I peeked out my 2nd-floor bedroom window and saw a few little brown birds with black-and-white striped heads hopping around on the trees and in the grass. I thought they were white-throated sparrows (which are very common around here), but in the back of my mind it seemed rather odd that they were so noisy. I didn’t remember the white-throats being that ……. obnoxious?

Later in the day I Googled the white-throated sparrows, and realized that I didn’t recall seeing any yellow on these little birds’ heads. Hmmmm. I listened to the white-throats’ calls online, and they did not match. Not even remotely. And yet Cornell didn’t list any similar-looking species; to hear them tell it, the white-throated sparrow was the only sparrow with that obvious black-and-white striping on it.

Now I was obsessed. :) What were those birds???? I grabbed my camera and went outside. I tried to creep gently, quietly, unobtrusively to the side yard… no matter, all the birds spooked and flew off, sort of in a brown wave. *grin* Except for one brave little soul in a tree. I took his picture.

White-crowned sparrow

There were several more in a tree below my porch, so I took their pictures, too.

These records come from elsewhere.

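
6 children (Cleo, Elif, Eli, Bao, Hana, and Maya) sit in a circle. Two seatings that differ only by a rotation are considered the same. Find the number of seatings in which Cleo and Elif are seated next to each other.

48

Glue Cleo and Elif into a block (2 internal orders). Seating 5 units around a circle gives (4)! arrangements.
So 2 × (4)! = 2 × 24 = 48.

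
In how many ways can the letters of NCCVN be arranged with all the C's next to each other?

Treat the 2 copies of C as a single block. The multiset to arrange is then {CC, N, N, V}, 4 items in all.
That gives (4)!/(2!) = 12 arrangements.

12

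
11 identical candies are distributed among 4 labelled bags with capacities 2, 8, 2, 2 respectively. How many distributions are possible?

By stars and bars, unrestricted non-negative solutions to x_1+…+x_4 = 11 number C(11+3,3) = 364.
Subtract solutions that violate a single cap (substitute x_i' = x_i − (cap_i+1)): x_1 ≥ 3 gives C(11,3) = 165; x_2 ≥ 9 gives C(5,3) = 10; x_3 ≥ 3 gives C(11,3) = 165; x_4 ≥ 3 gives C(11,3) = 165. Together 505.
Add back pairs where two caps are both exceeded: 0 + 56 + 56 + 0 + 0 + 56 = 168.
Subtract triples: 0 + 0 + 10 + 0 = 10.
By inclusion–exclusion the count is 364 − 505 + 168 − 10 = 17.

17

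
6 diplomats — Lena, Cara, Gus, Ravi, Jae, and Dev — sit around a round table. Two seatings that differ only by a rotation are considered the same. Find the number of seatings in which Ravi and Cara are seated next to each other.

48

Glue Ravi and Cara into a block (2 internal orders). Seating 5 units around a circle gives (4)! arrangements.
So 2 × (4)! = 2 × 24 = 48.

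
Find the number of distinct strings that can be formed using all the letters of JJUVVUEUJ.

5040

JJUVVUEUJ has 9 letters with J appearing 3 times, U appearing 3 times, and V appearing twice.
Dividing 9! = 362880 by 3!·3!·2! = 72 for the repeated letters gives 5040.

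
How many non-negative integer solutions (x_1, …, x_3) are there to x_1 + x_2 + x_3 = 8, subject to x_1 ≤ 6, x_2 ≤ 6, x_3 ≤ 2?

18

Without the upper bounds there are C(10,2) = 45 ways to split 8 among 3 variables.
Subtract solutions that violate a single cap (substitute x_i' = x_i − (cap_i+1)): x_1 ≥ 7 gives C(3,2) = 3; x_2 ≥ 7 gives C(3,2) = 3; x_3 ≥ 3 gives C(7,2) = 21. Together 27.
No two caps can be exceeded simultaneously, so the pair terms are all 0.
By inclusion–exclusion the count is 45 − 27 + 0 = 18.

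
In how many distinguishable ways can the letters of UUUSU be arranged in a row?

The 5 letters of UUUSU have repeats: U appearing 4 times.
The number of distinct arrangements is 5!/(4!) = 120/24 = 5.

5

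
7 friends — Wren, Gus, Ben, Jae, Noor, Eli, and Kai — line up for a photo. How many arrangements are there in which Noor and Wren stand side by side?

Treat {Noor, Wren} as a single unit. There are 6 units to order, and the pair itself can be ordered 2 ways.
That gives 2 × 6! = 2 × 720 = 1440.

1440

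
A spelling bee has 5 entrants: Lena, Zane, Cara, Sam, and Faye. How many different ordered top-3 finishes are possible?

60

There are 5 choices for 1st place, 4 for 2nd, and 3 for 3rd.
That gives 5 × 4 × 3 = 60.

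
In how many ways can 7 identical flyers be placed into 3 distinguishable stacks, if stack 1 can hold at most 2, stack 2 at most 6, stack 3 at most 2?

8

By stars and bars, unrestricted non-negative solutions to x_1+…+x_3 = 7 number C(7+2,2) = 36.
Subtract solutions that violate a single cap (substitute x_i' = x_i − (cap_i+1)): x_1 ≥ 3 gives C(6,2) = 15; x_2 ≥ 7 gives C(2,2) = 1; x_3 ≥ 3 gives C(6,2) = 15. Together 31.
Add back pairs where two caps are both exceeded: 0 + 3 + 0 = 3.
By inclusion–exclusion the count is 36 − 31 + 3 = 8.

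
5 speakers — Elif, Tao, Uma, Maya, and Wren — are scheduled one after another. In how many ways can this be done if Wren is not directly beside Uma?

There are 5! = 120 arrangements in all. If Wren and Uma are adjacent, merging them into one block gives 2·(4)! = 48 arrangements.
Complementary counting: 120 − 48 = 72.

72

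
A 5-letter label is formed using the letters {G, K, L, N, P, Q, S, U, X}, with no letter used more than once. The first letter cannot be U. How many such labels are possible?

13440

The first letter has 9−1 = 8 choices (anything except U).
The remaining 4 letters are filled from the other 8 symbols without repetition: 8 × 7 × 6 × 5 = 1680.
Total: 8 × 1680 = 13440.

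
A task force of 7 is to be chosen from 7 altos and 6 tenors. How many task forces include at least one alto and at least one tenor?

1715

With no constraint there are C(13,7) = 1716 possible selections.
Subtract selections that omit an entire group: no altos → C(6,7) = 0; no tenors → C(7,7) = 1.
Both groups omitted at once is impossible, so 1716 − 1 = 1715.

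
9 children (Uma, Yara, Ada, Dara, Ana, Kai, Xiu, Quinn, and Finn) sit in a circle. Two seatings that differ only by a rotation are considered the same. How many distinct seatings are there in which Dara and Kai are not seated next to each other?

30240

Without the restriction there are (8)! = 40320 seatings.
Those with Dara next to Kai: fuse the pair into one unit and seat 8 units around a circle — 2·(7)! = 10080.
Subtracting, 40320 − 10080 = 30240.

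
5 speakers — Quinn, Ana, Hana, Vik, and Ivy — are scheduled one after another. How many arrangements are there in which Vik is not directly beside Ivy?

Of the 5! = 120 arrangements, those with Vik and Ivy adjacent number 2 × 4! = 48 (treat the pair as a block with 2 internal orders).
So 120 − 48 = 72 arrangements keep them apart.

72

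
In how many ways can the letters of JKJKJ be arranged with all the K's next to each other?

4

Treat the 2 copies of K as a single block. The multiset to arrange is then {KK, J, J, J}, 4 items in all.
That gives (4)!/(3!) = 4 arrangements.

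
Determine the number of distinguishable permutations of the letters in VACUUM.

360

The 6 letters of VACUUM have repeats: U appearing twice.
The number of distinct arrangements is 6!/(2!) = 720/2 = 360.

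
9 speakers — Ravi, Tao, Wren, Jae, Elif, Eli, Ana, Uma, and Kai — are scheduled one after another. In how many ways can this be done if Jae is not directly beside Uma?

There are 9! = 362880 arrangements in all. If Jae and Uma are adjacent, merging them into one block gives 2·(8)! = 80640 arrangements.
So 362880 − 80640 = 282240 arrangements keep them apart.

282240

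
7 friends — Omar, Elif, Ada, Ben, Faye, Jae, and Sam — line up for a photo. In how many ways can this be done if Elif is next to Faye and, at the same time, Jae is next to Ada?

480

Treat {Elif,Faye} as one block (2 orders) and {Jae,Ada} as another (2 orders).
That leaves 5 units to arrange: 2 × 2 × 5! = 4 × 120 = 480.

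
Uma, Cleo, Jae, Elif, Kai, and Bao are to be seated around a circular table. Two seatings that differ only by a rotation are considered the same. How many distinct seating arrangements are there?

Fix one person's seat to break rotational symmetry; the remaining 5 people can be arranged in (5)! = 120 ways.

120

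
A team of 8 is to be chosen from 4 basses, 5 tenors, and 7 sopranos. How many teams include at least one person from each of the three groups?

Total 8-person selections from all 16: C(16,8) = 12870.
Selections missing a whole group: no basses → C(12,8) = 495; no tenors → C(11,8) = 165; no sopranos → C(9,8) = 9.
Add back selections omitting two groups (i.e. drawn from a single group): C(4,8) + C(5,8) + C(7,8) = 0.
By inclusion–exclusion: 12870 − 669 + 0 = 12201.

12201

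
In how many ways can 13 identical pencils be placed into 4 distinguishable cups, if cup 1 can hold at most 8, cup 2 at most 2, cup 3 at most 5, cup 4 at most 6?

Ignoring the caps, the number of non-negative solutions to x_1+…+x_4 = 13 is C(16,3) = 560.
Subtract solutions that violate a single cap (substitute x_i' = x_i − (cap_i+1)): x_1 ≥ 9 gives C(7,3) = 35; x_2 ≥ 3 gives C(13,3) = 286; x_3 ≥ 6 gives C(10,3) = 120; x_4 ≥ 7 gives C(9,3) = 84. Together 525.
Add back pairs where two caps are both exceeded: 4 + 0 + 0 + 35 + 20 + 1 = 60.
By inclusion–exclusion the count is 560 − 525 + 60 = 95.

95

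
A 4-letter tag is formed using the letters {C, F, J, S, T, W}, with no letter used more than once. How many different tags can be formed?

360

Choose and order 4 of the 6 symbols: the first letter has 6 options, the next 5, then 4, 3.
6 × 5 × 4 × 3 = 360.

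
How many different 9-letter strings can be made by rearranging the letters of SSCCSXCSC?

Letter multiplicities in SSCCSXCSC: C×4, S×4, X×1.
Dividing 9! = 362880 by 4!·4! = 576 for the repeated letters gives 630.

630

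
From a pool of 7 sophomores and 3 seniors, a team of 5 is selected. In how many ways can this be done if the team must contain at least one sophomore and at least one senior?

231

With no constraint there are C(10,5) = 252 possible selections.
Selections missing a whole group: no sophomores → C(3,5) = 0; no seniors → C(7,5) = 21.
Both groups omitted at once is impossible, so 252 − 21 = 231.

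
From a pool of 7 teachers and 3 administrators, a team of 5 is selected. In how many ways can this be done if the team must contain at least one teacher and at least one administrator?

With no constraint there are C(10,5) = 252 possible selections.
Subtract selections that omit an entire group: no teachers → C(3,5) = 0; no administrators → C(7,5) = 21.
Both groups omitted at once is impossible, so 252 − 21 = 231.

231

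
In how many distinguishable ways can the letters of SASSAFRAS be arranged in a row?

2520

SASSAFRAS has 9 letters with A appearing 3 times and S appearing 4 times.
The number of distinct arrangements is 9!/(4!·3!) = 362880/144 = 2520.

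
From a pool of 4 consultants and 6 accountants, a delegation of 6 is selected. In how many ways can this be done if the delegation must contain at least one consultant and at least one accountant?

209

Total 6-person selections from all 10: C(10,6) = 210.
Subtract selections that omit an entire group: no consultants → C(6,6) = 1; no accountants → C(4,6) = 0.
Both groups omitted at once is impossible, so 210 − 1 = 209.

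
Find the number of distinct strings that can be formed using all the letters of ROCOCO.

60

ROCOCO has 6 letters with C appearing twice and O appearing 3 times.
So there are 6! / (3!·2!) = 60 distinguishable arrangements.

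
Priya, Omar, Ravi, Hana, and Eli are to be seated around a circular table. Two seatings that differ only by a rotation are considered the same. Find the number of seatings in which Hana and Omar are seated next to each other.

Glue Hana and Omar into a block (2 internal orders). Seating 4 units around a circle gives (3)! arrangements.
So 2 × (3)! = 2 × 6 = 12.

12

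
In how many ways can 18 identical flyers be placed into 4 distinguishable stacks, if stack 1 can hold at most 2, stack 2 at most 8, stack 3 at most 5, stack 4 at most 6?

19

Ignoring the caps, the number of non-negative solutions to x_1+…+x_4 = 18 is C(21,3) = 1330.
Subtract solutions that violate a single cap (substitute x_i' = x_i − (cap_i+1)): x_1 ≥ 3 gives C(18,3) = 816; x_2 ≥ 9 gives C(12,3) = 220; x_3 ≥ 6 gives C(15,3) = 455; x_4 ≥ 7 gives C(14,3) = 364. Together 1855.
Add back pairs where two caps are both exceeded: 84 + 220 + 165 + 20 + 10 + 56 = 555.
Subtract triples: 1 + 0 + 10 + 0 = 11.
By inclusion–exclusion the count is 1330 − 1855 + 555 − 11 = 19.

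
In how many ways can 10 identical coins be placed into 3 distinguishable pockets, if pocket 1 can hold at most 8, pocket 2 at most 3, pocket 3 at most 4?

17

Ignoring the caps, the number of non-negative solutions to x_1+…+x_3 = 10 is C(12,2) = 66.
Subtract solutions that violate a single cap (substitute x_i' = x_i − (cap_i+1)): x_1 ≥ 9 gives C(3,2) = 3; x_2 ≥ 4 gives C(8,2) = 28; x_3 ≥ 5 gives C(7,2) = 21. Together 52.
Add back pairs where two caps are both exceeded: 0 + 0 + 3 = 3.
By inclusion–exclusion the count is 66 − 52 + 3 = 17.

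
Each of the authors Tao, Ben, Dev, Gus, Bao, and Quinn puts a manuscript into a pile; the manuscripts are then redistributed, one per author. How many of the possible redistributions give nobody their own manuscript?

265

Count assignments avoiding every fixed point. For any j of the 6 authors fixed to their own manuscript, the other 6−j can be arranged in (6−j)! ways.
By inclusion–exclusion this is Σ_{j=0}^{6} (−1)^j C(6,j)·(6−j)!.
Computing: 720 − 720 + 360 − 120 + 30 − 6 + 1 = 265.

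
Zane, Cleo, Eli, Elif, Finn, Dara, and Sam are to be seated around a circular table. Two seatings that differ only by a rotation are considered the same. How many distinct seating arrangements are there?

Seat Zane anywhere (absorbing the rotational symmetry), then permute the other 6: (6)! = 720.

720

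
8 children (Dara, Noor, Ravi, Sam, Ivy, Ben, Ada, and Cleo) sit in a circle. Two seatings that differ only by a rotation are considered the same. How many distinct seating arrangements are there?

Seat Dara anywhere (absorbing the rotational symmetry), then permute the other 7: (7)! = 5040.

5040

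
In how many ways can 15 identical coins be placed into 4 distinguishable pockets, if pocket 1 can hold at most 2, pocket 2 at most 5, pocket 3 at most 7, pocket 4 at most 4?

19

Ignoring the caps, the number of non-negative solutions to x_1+…+x_4 = 15 is C(18,3) = 816.
Subtract solutions that violate a single cap (substitute x_i' = x_i − (cap_i+1)): x_1 ≥ 3 gives C(15,3) = 455; x_2 ≥ 6 gives C(12,3) = 220; x_3 ≥ 8 gives C(10,3) = 120; x_4 ≥ 5 gives C(13,3) = 286. Together 1081.
Add back pairs where two caps are both exceeded: 84 + 35 + 120 + 4 + 35 + 10 = 288.
Subtract triples: 0 + 4 + 0 + 0 = 4.
By inclusion–exclusion the count is 816 − 1081 + 288 − 4 = 19.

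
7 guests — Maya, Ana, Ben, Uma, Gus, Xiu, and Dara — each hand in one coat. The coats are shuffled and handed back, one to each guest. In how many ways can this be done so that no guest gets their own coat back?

Let Aᵢ be the assignments in which guest i gets their own coat. We want the size of the complement of A₁∪…∪A_7.
By inclusion–exclusion this is Σ_{j=0}^{7} (−1)^j C(7,j)·(7−j)!.
Computing: 5040 − 5040 + 2520 − 840 + 210 − 42 + 7 − 1 = 1854.

1854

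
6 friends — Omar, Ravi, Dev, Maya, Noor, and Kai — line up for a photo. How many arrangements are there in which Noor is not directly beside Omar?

480

There are 6! = 720 arrangements in all. If Noor and Omar are adjacent, merging them into one block gives 2·(5)! = 240 arrangements.
So 720 − 240 = 480 arrangements keep them apart.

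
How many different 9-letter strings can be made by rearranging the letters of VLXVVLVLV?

504

Letter multiplicities in VLXVVLVLV: L×3, V×5, X×1.
Dividing 9! = 362880 by 5!·3! = 720 for the repeated letters gives 504.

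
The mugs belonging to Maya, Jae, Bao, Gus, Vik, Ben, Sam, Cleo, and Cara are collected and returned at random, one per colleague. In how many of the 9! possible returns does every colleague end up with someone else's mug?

133496

Let Aᵢ be the assignments in which colleague i gets their own mug. We want the size of the complement of A₁∪…∪A_9.
By inclusion–exclusion this is Σ_{j=0}^{9} (−1)^j C(9,j)·(9−j)!.
Computing: 362880 − 362880 + 181440 − 60480 + 15120 − 3024 + 504 − 72 + 9 − 1 = 133496.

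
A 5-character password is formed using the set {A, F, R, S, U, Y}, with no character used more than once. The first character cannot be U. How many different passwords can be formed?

600

The first character has 6−1 = 5 choices (anything except U).
The remaining 4 characters are filled from the other 5 symbols without repetition: 5 × 4 × 3 × 2 = 120.
Total: 5 × 120 = 600.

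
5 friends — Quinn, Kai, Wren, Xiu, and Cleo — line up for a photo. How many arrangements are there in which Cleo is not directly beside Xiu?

There are 5! = 120 arrangements in all. If Cleo and Xiu are adjacent, merging them into one block gives 2·(4)! = 48 arrangements.
Complementary counting: 120 − 48 = 72.

72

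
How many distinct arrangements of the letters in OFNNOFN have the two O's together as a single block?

60

Treat the 2 copies of O as a single block. The multiset to arrange is then {OO, F, F, N, N, N}, 6 items in all.
That gives (6)!/(3!·2!) = 60 arrangements.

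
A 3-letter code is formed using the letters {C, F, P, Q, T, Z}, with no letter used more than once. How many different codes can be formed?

With no repetition, fill the 3 letters in order: 6 choices, then 5, down to 4.
That product is 6 × 5 × 4 = 120.

120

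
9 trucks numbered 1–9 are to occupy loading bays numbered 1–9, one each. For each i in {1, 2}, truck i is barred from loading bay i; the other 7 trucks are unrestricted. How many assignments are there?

287280

Let Aᵢ (for i ∈ {1, 2}) be the placements that put truck i in its forbidden loading bay. Any j of these fix j positions, leaving (9−j)! ways to fill the rest, and there are C(2,j) ways to pick which j.
By inclusion–exclusion, the number of valid placements is Σ_{j=0}^{2} (−1)^j C(2,j)·(9−j)!.
Computing: 362880 − 80640 + 5040 = 287280.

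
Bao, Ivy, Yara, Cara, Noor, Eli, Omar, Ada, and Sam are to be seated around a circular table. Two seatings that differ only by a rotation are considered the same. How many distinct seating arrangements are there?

40320

Fix one person's seat to break rotational symmetry; the remaining 8 people can be arranged in (8)! = 40320 ways.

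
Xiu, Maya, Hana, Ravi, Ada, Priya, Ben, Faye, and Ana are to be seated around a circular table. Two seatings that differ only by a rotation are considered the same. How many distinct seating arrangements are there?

40320

Around a circle, 9 distinct people have 9!/9 = (8)! = 40320 rotationally distinct seatings.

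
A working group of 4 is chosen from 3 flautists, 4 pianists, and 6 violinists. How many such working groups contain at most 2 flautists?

705

Split by how many flautists are chosen (0 through 2).
Sum: C(3,0)·C(10,4) + C(3,1)·C(10,3) + C(3,2)·C(10,2) = 210 + 360 + 135 = 705.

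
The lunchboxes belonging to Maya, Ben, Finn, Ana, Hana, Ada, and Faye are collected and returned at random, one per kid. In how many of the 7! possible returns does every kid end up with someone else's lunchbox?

1854

Count assignments avoiding every fixed point. For any j of the 7 kids fixed to their own lunchbox, the other 7−j can be arranged in (7−j)! ways.
By inclusion–exclusion this is Σ_{j=0}^{7} (−1)^j C(7,j)·(7−j)!.
Computing: 5040 − 5040 + 2520 − 840 + 210 − 42 + 7 − 1 = 1854.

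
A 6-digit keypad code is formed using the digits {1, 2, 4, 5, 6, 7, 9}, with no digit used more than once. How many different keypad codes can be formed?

Choose and order 6 of the 7 symbols: the first digit has 7 options, the next 6, and so on down to 2.
7 × 6 × 5 × 4 × 3 × 2 = 5040.

5040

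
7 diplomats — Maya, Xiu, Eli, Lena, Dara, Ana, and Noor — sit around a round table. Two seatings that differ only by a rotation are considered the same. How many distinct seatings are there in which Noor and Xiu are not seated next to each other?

480

Without the restriction there are (6)! = 720 seatings.
Those with Noor next to Xiu: fuse the pair into one unit and seat 6 units around a circle — 2·(5)! = 240.
Subtracting, 720 − 240 = 480.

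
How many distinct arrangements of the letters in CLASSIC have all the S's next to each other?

Treat the 2 copies of S as a single block. The multiset to arrange is then {SS, A, C, C, I, L}, 6 items in all.
That gives (6)!/(2!) = 360 arrangements.

360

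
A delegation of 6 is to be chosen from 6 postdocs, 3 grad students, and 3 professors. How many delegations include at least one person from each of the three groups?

With no constraint there are C(12,6) = 924 possible selections.
Subtract selections that omit an entire group: no postdocs → C(6,6) = 1; no grad students → C(9,6) = 84; no professors → C(9,6) = 84.
Add back selections omitting two groups (i.e. drawn from a single group): C(6,6) + C(3,6) + C(3,6) = 1.
By inclusion–exclusion: 924 − 169 + 1 = 756.

756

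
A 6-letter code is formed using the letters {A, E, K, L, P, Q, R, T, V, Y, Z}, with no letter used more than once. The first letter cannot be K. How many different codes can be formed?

The first letter has 11−1 = 10 choices (anything except K).
The remaining 5 letters are filled from the other 10 symbols without repetition: 10 × 9 × 8 × 7 × 6 = 30240.
Total: 10 × 30240 = 302400.

302400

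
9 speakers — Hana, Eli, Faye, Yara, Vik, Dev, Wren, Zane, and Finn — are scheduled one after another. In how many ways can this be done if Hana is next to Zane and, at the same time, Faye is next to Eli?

20160

Treat {Hana,Zane} as one block (2 orders) and {Faye,Eli} as another (2 orders).
That leaves 7 units to arrange: 2 × 2 × 7! = 4 × 5040 = 20160.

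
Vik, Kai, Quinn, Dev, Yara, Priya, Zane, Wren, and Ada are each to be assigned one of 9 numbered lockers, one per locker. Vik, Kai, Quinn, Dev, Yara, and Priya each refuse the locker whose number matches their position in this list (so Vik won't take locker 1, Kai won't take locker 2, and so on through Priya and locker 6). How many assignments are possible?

Let Aᵢ (for 1 ≤ i ≤ 6) be the placements that put person i in their forbidden locker. Any j of these fix j positions, leaving (9−j)! ways to fill the rest, and there are C(6,j) ways to pick which j.
By inclusion–exclusion, the number of valid placements is Σ_{j=0}^{6} (−1)^j C(6,j)·(9−j)!.
Computing: 362880 − 241920 + 75600 − 14400 + 1800 − 144 + 6 = 183822.

183822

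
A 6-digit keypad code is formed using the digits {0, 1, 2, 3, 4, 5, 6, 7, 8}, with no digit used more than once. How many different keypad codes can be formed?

This is a permutation of 6 out of 9: P(9,6) = 9!/3!.
That product is 9 × 8 × 7 × 6 × 5 × 4 = 60480.

60480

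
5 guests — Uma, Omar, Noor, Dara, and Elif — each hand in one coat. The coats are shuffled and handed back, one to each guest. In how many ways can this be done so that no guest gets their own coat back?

This is the derangement count D_5: permutations of 5 items with no fixed point.
By inclusion–exclusion this is Σ_{j=0}^{5} (−1)^j C(5,j)·(5−j)!.
Computing: 120 − 120 + 60 − 20 + 5 − 1 = 44.

44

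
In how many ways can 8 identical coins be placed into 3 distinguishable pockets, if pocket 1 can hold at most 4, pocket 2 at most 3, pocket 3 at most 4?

Ignoring the caps, the number of non-negative solutions to x_1+…+x_3 = 8 is C(10,2) = 45.
Subtract solutions that violate a single cap (substitute x_i' = x_i − (cap_i+1)): x_1 ≥ 5 gives C(5,2) = 10; x_2 ≥ 4 gives C(6,2) = 15; x_3 ≥ 5 gives C(5,2) = 10. Together 35.
No two caps can be exceeded simultaneously, so the pair terms are all 0.
By inclusion–exclusion the count is 45 − 35 + 0 = 10.

10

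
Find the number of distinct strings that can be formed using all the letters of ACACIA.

60

Letter multiplicities in ACACIA: A×3, C×2, I×1.
Dividing 6! = 720 by 3!·2! = 12 for the repeated letters gives 60.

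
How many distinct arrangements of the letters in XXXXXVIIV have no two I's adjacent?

Total arrangements of XXXXXVIIV: 9!/(5!·2!·2!) = 756.
Arrangements with the I's together: treat II as one letter, giving (8)!/(5!·2!) = 168.
Hence 756 − 168 = 588.

588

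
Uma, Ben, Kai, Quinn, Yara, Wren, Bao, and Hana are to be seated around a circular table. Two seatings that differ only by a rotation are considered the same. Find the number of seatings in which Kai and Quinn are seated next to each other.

Treat {Kai, Quinn} as one unit (2 internal orders) and seat the resulting 7 units around the table: (6)! circular arrangements.
So 2 × (6)! = 2 × 720 = 1440.

1440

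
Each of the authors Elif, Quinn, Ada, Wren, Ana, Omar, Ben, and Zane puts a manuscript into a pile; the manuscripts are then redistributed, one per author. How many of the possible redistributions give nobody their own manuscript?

14833

This is the derangement count D_8: permutations of 8 items with no fixed point.
By inclusion–exclusion this is Σ_{j=0}^{8} (−1)^j C(8,j)·(8−j)!.
Computing: 40320 − 40320 + 20160 − 6720 + 1680 − 336 + 56 − 8 + 1 = 14833.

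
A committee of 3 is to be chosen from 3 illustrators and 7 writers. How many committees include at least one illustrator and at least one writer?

With no constraint there are C(10,3) = 120 possible selections.
Subtract selections that omit an entire group: no illustrators → C(7,3) = 35; no writers → C(3,3) = 1.
Both groups omitted at once is impossible, so 120 − 36 = 84.

84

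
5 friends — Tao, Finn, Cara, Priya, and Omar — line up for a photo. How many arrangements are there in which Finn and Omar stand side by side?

Glue Finn and Omar into one block (2 internal orders), leaving 4 units to arrange in a row.
That gives 2 × 4! = 2 × 24 = 48.

48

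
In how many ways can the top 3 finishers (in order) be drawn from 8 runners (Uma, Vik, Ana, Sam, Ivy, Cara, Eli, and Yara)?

This is an ordered selection of 3 from 8: P(8,3).
That gives 8 × 7 × 6 = 336.

336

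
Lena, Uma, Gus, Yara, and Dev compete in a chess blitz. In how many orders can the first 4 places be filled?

120

This is an ordered selection of 4 from 5: P(5,4).
That gives 5 × 4 × 3 × 2 = 120.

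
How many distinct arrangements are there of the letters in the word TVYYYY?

The 6 letters of TVYYYY have repeats: Y appearing 4 times.
Dividing 6! = 720 by 4! = 24 for the repeated letters gives 30.

30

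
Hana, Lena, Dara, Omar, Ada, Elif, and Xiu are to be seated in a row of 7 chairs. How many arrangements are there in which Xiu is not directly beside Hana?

There are 7! = 5040 arrangements in all. If Xiu and Hana are adjacent, merging them into one block gives 2·(6)! = 1440 arrangements.
Complementary counting: 5040 − 1440 = 3600.

3600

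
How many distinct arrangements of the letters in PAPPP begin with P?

4

Fix P in the first position and arrange the remaining 4 letters.
Those 4 letters have P appearing 3 times, giving (4)!/(3!) = 4.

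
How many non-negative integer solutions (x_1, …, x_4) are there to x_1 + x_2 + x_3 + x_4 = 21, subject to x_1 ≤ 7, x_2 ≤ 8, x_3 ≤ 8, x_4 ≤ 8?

Without the upper bounds there are C(24,3) = 2024 ways to split 21 among 4 variables.
Subtract solutions that violate a single cap (substitute x_i' = x_i − (cap_i+1)): x_1 ≥ 8 gives C(16,3) = 560; x_2 ≥ 9 gives C(15,3) = 455; x_3 ≥ 9 gives C(15,3) = 455; x_4 ≥ 9 gives C(15,3) = 455. Together 1925.
Add back pairs where two caps are both exceeded: 35 + 35 + 35 + 20 + 20 + 20 = 165.
By inclusion–exclusion the count is 2024 − 1925 + 165 = 264.

264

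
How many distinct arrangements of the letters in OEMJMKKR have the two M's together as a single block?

2520

Treat the 2 copies of M as a single block. The multiset to arrange is then {MM, E, J, K, K, O, R}, 7 items in all.
That gives (7)!/(2!) = 2520 arrangements.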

After a few minutes, another puffy little fellow hopped out of a bush and onto the grass. He was particularly photogenic. I snapped his pic and he flitted away.

White-crowned sparrow

Good pics in hand, I ran back upstairs and cracked open my trusty, worn copy of Peterson’s. I downloaded the pictures, although I didn’t really need to, I had gotten a really good look at the little guys out there. A-ha! There they were, no question: white-crowned sparrows (Zonotrichia leucophrys).

They hadn’t been here the day before. They were here all day Wednesday. Literally, they were yammering from sun-up to sun-down. And when I awoke this morning, they were gone.

This morning my Mom wrote to tell me that all 3,000 of the white-crowneds were at her house today (11 miles north of me, as the crow flies) … and that yes, their song was definitely different than the white-throated sparrows. See? I asked … now you know why I was obsessed with them yesterday!!